Relation between Mass of Gauge Bosons and Range of Force in Terms of Asymptotic Calculus

Question

Assume we have an Lagrangian $\mathcal{L}$ of matter field $\psi$ including interactive part mediated by gauge bosons $A_\mu$, eg structured "similary" to usual QED Lagrangian like

$$ D_\mu \psi^{\dagger}D_\mu \psi -\frac{1}{4}F_{\mu \nu}F^{\mu \nu} -V(\psi) $$

where $F_{\mu \nu}=\partial_{\nu}A_\mu-\partial_{\mu}A_\nu$ and $ V(\psi) $ does not depend on derivative of $\psi$ .
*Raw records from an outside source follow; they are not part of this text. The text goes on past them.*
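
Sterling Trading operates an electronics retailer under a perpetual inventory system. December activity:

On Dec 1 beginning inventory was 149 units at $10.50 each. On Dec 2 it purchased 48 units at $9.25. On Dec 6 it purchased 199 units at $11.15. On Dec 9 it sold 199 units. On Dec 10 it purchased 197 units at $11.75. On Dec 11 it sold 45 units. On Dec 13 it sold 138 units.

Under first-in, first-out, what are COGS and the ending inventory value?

COGS = $4,071.25; ending inventory = $2,470.85

Dec 9, 199 sold [FIFO — oldest first]: 149 @ $10.50 + 48 @ $9.25 + 2 @ $11.15 = $2,030.80
Dec 11, 45 sold [FIFO — oldest first]: 45 @ $11.15 = $501.75
Dec 13, 138 sold [FIFO — oldest first]: 138 @ $11.15 = $1,538.70
Total COGS = $2,030.80 + $501.75 + $1,538.70 = $4,071.25
Ending inventory: 14 @ $11.15 + 197 @ $11.75 = $2,470.85
Check: goods available $6,542.10 = COGS $4,071.25 + ending $2,470.85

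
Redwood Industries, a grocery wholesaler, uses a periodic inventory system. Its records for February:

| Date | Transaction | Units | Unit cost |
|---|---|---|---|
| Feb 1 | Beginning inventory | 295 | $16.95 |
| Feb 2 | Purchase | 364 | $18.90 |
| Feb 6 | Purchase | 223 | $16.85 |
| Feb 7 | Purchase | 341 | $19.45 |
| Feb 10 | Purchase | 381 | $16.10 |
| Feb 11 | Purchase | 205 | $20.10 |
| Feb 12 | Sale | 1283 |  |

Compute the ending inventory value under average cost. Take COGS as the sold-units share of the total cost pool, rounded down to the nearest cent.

Ending inventory = $9,457.09

Feb 12, sell 1283: 1283/1809 × $32,524.45 → $23,067.36
Ending inventory (cost pool remaining) = $9,457.09
Check: goods available $32,524.45 = COGS $23,067.36 + ending $9,457.09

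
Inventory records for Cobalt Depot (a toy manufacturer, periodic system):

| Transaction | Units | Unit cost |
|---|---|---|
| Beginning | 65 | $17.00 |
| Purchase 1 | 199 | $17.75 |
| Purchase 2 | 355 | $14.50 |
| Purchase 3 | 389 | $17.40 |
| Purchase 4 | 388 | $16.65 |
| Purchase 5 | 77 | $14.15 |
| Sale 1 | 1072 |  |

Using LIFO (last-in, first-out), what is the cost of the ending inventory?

Ending inventory = $6,623.75

Sale 1 (1072) [LIFO — newest first]: 77 @ $14.15 + 388 @ $16.65 + 389 @ $17.40 + 218 @ $14.50 = $17,479.35
Ending inventory: 65 @ $17.00 + 199 @ $17.75 + 137 @ $14.50 = $6,623.75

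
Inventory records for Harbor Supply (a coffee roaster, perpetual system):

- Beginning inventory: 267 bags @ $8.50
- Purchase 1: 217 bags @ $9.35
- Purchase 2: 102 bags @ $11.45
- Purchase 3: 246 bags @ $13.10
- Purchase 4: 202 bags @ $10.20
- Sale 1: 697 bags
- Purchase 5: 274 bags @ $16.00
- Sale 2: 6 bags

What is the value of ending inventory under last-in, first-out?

Ending inventory = $7,212.00

Sale 1 (697) [LIFO — newest first]: 202 @ $10.20 + 246 @ $13.10 + 102 @ $11.45 + 147 @ $9.35 = $7,825.35
Sale 2 (6) [LIFO — newest first]: 6 @ $16.00 = $96.00
Total COGS = $7,825.35 + $96.00 = $7,921.35
Ending inventory: 267 @ $8.50 + 70 @ $9.35 + 268 @ $16.00 = $7,212.00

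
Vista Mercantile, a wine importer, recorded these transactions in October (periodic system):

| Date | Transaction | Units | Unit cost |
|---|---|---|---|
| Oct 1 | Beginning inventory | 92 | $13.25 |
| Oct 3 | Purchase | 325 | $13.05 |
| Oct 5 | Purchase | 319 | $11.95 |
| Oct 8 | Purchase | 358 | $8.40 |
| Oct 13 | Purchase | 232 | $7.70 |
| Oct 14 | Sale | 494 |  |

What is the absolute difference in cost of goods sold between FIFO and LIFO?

FIFO COGS: 92 @ $13.25 + 325 @ $13.05 + 77 @ $11.95 = $6,380.40
LIFO COGS: 232 @ $7.70 + 262 @ $8.40 = $3,987.20
Difference = |$6,380.40 − $3,987.20| = $2,393.20

$2,393.20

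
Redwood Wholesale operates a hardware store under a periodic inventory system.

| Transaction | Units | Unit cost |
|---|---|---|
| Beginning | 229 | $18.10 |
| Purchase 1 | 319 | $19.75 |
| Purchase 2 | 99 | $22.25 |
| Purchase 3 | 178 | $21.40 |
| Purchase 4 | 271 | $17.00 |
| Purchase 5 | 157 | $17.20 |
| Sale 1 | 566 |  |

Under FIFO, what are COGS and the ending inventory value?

Sale 1 (566) [FIFO — oldest first]: 229 @ $18.10 + 319 @ $19.75 + 18 @ $22.25 = $10,845.65
Ending inventory: 81 @ $22.25 + 178 @ $21.40 + 271 @ $17.00 + 157 @ $17.20 = $12,918.85

COGS = $10,845.65; ending inventory = $12,918.85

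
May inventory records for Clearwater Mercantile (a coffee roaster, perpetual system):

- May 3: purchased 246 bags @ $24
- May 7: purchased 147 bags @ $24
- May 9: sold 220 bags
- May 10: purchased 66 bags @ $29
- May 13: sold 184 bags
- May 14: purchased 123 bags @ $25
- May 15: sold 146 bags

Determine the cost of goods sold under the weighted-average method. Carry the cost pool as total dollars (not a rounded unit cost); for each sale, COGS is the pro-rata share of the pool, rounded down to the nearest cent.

After May 3: 246 on hand, pool $5,904.00 (≈ $24.0000 each)
After May 7: 393 on hand, pool $9,432.00 (≈ $24.0000 each)
May 9, sell 220: 220/393 × $9,432.00 → $5,280.00
After May 10: 239 on hand, pool $6,066.00 (≈ $25.3808 each)
May 13, sell 184: 184/239 × $6,066.00 → $4,670.05
After May 14: 178 on hand, pool $4,470.95 (≈ $25.1177 each)
May 15, sell 146: 146/178 × $4,470.95 → $3,667.18
Total COGS = $5,280.00 + $4,670.05 + $3,667.18 = $13,617.23
Ending inventory (cost pool remaining) = $803.77

COGS = $13,617.23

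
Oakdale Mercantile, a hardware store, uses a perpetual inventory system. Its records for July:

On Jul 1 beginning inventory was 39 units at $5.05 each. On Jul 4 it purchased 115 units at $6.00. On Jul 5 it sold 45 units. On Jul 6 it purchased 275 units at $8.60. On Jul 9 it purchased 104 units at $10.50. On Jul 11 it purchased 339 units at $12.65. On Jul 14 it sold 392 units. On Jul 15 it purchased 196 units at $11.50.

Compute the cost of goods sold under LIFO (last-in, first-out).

COGS = $5,114.85

Jul 5, 45 sold [LIFO — newest first]: 45 @ $6.00 = $270.00
Jul 14, 392 sold [LIFO — newest first]: 339 @ $12.65 + 53 @ $10.50 = $4,844.85
Total COGS = $270.00 + $4,844.85 = $5,114.85
Ending inventory: 39 @ $5.05 + 70 @ $6.00 + 275 @ $8.60 + 51 @ $10.50 + 196 @ $11.50 = $5,771.45
Check: goods available $10,886.30 = COGS $5,114.85 + ending $5,771.45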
Here there is no "mass term" $c \cdot A_{\mu}A^{\mu }$, and one often says that since these gauge bosons are massless in this theory, the " force/ interaction mediated by them is "long ranged", see eg in the the free available script "Global and Local symmetries" by Ling-Fong Li, but the're of course myriad scripts on QFT using this formulation.

Question: Can this phrase be expressed more precisely (in terms of mathematical notions $f(x) \sim g(x)$ for asymptotics ) how the mass of gauge bosons is related to the resulting characteristic range of carried interaction/ force?

Answer 1

Of course. It's a bit complicated and model (the gauge group) dependent but ideally if the force carrying particle has mass $\mu$ then the potential it induces is:

$V(r) = \frac{-g^2}{4\pi} \frac{e^{-\mu r}}{r}$

The characteristic range than is $R \approx1/\mu$ as you can see by $e^{-r/R}$

The approach to obtain it is by evaluation of the gauge boson propagator, which is then fourier transformed.